Feb 25, 2019

Chronic Pain Patients Say Restrictions on Prescription Opioids Too Stringent

Reporting Texas

Sherri Martin speaks at the Don’t Punish Pain rally on the south steps of the Capitol in Austin, Texas, Jan. 29, 2019.

Some Texans who suffer from chronic pain say they are being denied needed medication because of federal guidelines limiting the prescription of opioids. About two dozen of these patients participated in a rally dubbed Don’t Punish Pain, an offshoot of a national movement, at the Texas Capitol in late January to bring attention to the issue.

“Taking a law-abiding citizen’s pain medicine away … there’s no logic to that,” said rally attendee Julia Heath, a 49-year-old retired physician assistant who has fibromyalgia, a disorder that causes chronic pain.

Opioid abuse has skyrocketed during the last decade. On average 130 people die every day from opioid overdoses, according to the Centers for Disease Control and Prevention. In 2016, the CDC tightened guidelines for prescribing the drugs in an effort to curb opioid abuse. Rally attendees said a lack of access to medication since the guidelines took effect is diminishing their quality of life and has even caused some chronic pain patients to resort to suicide.

Opioids are a class of drugs that includes fentanyl, heroin and prescription medications such as hydrocodone. Between 8 and 12 percent of patients who are prescribed opioids for chronic pain develop an addiction, according to a 2015 meta-analysis of dozens of drug studies.

Addiction to this class of prescription drugs has become a major public health crisis and has devastating consequences for addicts, says Dr. Chad Dieterichs, an anesthesiologist at Capitol Anesthesiology in Austin.

“The problem isn’t the people that need the medicine, the problem is the people that are abusing and selling the medicine,” Dieterichs added. “The law is punishing the people that need it.”

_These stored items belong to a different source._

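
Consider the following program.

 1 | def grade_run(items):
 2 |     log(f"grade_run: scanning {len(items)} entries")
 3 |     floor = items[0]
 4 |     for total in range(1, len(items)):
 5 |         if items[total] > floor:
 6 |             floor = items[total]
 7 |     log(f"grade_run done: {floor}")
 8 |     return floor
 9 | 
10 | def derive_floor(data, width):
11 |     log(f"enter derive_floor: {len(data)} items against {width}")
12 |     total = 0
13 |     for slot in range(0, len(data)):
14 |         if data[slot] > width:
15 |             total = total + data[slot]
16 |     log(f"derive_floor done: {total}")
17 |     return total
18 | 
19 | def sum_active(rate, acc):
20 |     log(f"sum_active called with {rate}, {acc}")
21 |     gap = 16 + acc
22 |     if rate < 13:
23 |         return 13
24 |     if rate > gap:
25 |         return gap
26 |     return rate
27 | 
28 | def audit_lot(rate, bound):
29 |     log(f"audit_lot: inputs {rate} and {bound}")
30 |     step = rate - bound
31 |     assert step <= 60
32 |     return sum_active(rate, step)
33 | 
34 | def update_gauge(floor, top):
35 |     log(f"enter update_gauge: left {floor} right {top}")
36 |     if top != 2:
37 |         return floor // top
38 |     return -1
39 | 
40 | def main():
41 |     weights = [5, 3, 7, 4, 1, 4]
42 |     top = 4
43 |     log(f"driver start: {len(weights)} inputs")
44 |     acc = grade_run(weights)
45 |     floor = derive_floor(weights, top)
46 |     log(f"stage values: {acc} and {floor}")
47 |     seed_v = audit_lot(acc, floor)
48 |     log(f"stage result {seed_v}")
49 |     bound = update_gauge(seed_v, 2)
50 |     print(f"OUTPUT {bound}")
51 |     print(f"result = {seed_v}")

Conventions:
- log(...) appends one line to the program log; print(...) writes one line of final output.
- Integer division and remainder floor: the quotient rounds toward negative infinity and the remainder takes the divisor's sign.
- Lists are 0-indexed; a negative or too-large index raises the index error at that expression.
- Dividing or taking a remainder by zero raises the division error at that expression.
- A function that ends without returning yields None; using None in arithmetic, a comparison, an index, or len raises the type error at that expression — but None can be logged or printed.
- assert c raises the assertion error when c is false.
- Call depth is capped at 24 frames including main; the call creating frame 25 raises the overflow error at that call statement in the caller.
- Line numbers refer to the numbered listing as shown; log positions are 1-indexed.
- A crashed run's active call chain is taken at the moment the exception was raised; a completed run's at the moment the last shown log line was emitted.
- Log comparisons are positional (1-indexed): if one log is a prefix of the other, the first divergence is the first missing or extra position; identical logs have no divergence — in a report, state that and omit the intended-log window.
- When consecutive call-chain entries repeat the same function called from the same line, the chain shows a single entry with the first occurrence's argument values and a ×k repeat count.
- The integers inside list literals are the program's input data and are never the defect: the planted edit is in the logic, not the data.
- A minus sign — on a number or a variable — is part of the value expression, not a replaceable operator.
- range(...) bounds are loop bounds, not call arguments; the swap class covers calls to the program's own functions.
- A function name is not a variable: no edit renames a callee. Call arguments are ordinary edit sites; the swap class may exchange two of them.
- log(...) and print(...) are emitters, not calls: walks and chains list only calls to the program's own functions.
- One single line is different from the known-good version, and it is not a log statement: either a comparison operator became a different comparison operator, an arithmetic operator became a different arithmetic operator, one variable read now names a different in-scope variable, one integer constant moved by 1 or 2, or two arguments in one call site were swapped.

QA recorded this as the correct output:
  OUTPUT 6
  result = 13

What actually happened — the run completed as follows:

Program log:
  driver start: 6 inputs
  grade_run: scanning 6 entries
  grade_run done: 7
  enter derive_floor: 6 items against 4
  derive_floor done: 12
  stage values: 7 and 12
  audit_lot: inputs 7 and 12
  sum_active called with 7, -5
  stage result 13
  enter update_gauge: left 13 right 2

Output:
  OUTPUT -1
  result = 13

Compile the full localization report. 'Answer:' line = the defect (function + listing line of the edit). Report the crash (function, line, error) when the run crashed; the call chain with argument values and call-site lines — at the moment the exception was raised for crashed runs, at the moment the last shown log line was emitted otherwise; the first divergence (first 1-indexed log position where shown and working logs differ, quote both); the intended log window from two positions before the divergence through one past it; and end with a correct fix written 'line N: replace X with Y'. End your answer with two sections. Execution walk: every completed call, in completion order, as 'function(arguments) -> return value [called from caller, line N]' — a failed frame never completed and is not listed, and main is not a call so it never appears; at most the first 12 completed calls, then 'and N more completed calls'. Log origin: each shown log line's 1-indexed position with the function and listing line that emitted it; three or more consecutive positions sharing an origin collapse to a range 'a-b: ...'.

Answer: the defect is in update_gauge at line 36.
Key fact: No log line changed; the fault shows up purely in the output.
Call chain: main -> update_gauge(13, 2) (called at line 49).
First divergence: none; the two logs match at every position.
Execution walk:
  grade_run([5, 3, 7, 4, 1, 4]) -> 7  [called from main, line 44]
  derive_floor([5, 3, 7, 4, 1, 4], 4) -> 12  [called from main, line 45]
  sum_active(7, -5) -> 13  [called from audit_lot, line 32]
  audit_lot(7, 12) -> 13  [called from main, line 47]
  update_gauge(13, 2) -> -1  [called from main, line 49]
Log origins:
  1: emitted by main (line 43)
  2: emitted by grade_run (line 2)
  3: emitted by grade_run (line 7)
  4: emitted by derive_floor (line 11)
  5: emitted by derive_floor (line 16)
  6: emitted by main (line 46)
  7: emitted by audit_lot (line 29)
  8: emitted by sum_active (line 20)
  9: emitted by main (line 48)
  10: emitted by update_gauge (line 35)
A correct fix: line 36: replace `2` with `0`.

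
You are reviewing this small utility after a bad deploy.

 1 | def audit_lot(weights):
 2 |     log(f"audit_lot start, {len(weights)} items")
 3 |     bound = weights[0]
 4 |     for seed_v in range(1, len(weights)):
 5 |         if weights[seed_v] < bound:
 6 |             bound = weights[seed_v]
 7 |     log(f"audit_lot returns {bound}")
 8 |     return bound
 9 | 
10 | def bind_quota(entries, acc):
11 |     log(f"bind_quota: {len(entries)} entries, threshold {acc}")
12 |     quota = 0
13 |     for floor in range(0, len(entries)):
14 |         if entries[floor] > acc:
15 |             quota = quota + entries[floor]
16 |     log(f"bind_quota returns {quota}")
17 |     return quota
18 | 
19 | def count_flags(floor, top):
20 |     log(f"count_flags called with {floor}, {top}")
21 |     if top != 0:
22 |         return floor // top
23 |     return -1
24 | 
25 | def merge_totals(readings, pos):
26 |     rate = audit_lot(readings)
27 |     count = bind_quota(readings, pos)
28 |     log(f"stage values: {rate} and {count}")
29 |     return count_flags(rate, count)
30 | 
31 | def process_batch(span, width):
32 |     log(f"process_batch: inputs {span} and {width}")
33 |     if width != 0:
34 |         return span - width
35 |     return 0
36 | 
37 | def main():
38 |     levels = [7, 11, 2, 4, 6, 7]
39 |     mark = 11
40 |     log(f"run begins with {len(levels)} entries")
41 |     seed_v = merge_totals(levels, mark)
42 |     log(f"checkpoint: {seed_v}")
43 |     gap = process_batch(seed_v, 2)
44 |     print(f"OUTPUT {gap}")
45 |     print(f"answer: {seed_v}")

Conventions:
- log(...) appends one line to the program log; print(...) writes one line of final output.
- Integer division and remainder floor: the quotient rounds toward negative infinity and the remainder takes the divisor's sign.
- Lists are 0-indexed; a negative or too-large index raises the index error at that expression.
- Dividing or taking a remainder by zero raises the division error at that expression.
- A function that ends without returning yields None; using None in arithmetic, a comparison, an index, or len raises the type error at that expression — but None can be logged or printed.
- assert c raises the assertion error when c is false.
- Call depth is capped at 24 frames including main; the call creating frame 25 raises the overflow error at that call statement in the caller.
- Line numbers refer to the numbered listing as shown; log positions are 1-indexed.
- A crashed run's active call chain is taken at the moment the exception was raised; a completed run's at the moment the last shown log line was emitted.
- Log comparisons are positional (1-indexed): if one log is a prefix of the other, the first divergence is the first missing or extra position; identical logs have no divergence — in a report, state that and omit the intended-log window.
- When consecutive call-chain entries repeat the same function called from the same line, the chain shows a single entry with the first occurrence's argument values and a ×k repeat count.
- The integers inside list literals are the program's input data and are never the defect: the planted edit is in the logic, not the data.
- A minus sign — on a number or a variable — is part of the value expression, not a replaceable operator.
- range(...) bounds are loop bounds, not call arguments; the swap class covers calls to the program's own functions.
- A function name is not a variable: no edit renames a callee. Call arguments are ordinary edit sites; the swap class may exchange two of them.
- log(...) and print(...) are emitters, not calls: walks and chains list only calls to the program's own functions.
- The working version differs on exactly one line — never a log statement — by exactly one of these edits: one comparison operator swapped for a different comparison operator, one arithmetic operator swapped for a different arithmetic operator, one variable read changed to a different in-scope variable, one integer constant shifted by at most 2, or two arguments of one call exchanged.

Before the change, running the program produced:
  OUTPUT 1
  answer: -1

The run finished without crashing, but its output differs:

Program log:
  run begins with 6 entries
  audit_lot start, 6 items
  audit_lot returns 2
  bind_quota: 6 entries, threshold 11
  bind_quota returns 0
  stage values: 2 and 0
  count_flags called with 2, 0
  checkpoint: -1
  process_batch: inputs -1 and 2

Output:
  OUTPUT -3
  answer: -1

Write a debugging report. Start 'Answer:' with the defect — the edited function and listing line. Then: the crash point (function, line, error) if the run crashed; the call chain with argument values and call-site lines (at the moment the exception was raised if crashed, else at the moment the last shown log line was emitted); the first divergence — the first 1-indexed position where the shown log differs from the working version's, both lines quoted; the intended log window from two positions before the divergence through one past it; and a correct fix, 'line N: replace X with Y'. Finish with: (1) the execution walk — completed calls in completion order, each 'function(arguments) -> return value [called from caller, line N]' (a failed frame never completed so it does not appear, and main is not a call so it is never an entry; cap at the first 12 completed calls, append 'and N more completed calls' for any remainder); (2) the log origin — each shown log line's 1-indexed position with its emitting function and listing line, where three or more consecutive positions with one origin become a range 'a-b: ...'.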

Kevin Teckenbrock, 46, suffers from a degenerative bone and joint condition, and his hip bones are progressively being ground down, he said. Because of the CDC’s tighter guidelines, his doctor is decreasing his pain medication and some pharmacists have refused to fill his prescription, he added.

“I can walk about 20 feet. I’m still in a tremendous amount of pain, but the pain meds allow me to do simple things,” Teckenbrock said.

Nancy Wheeler listens to a speaker at the Don’t Punish Pain rally on Jan. 29, 2019, in Austin, Texas.

Dr. John Harvin, a professor of surgery at the University of Texas Health Science Center at Houston, told Reporting Texas that he understands the government’s effort to rein in over-prescription of opioids, but some prescribing guidelines may need to be re-evaluated.

“Any sort of crisis leads to an overreaction,” he said. “Some of the regulations are thoughtful and some seem to get in the way of doctor-patient relation.”

Pain medication shouldn’t be the first line of treatment for chronic pain patients, Harvin said, but some patients have been on such medication for years and rely on it to function. It’s hard to argue with those results, he added.

Nancy Wheeler, 64, has undergone eight back surgeries. She used to partake in physical therapy at an office and now does the exercises at home daily. As the CDC has cracked down on opioid prescriptions, Wheeler’s doctor has reduced her medications “to a point where if he goes any lower,” she said, “the quality of life is definitely going down.”

“I can’t take my pain without help. I don’t want to go down a different road,” Wheeler said, referring to suicide.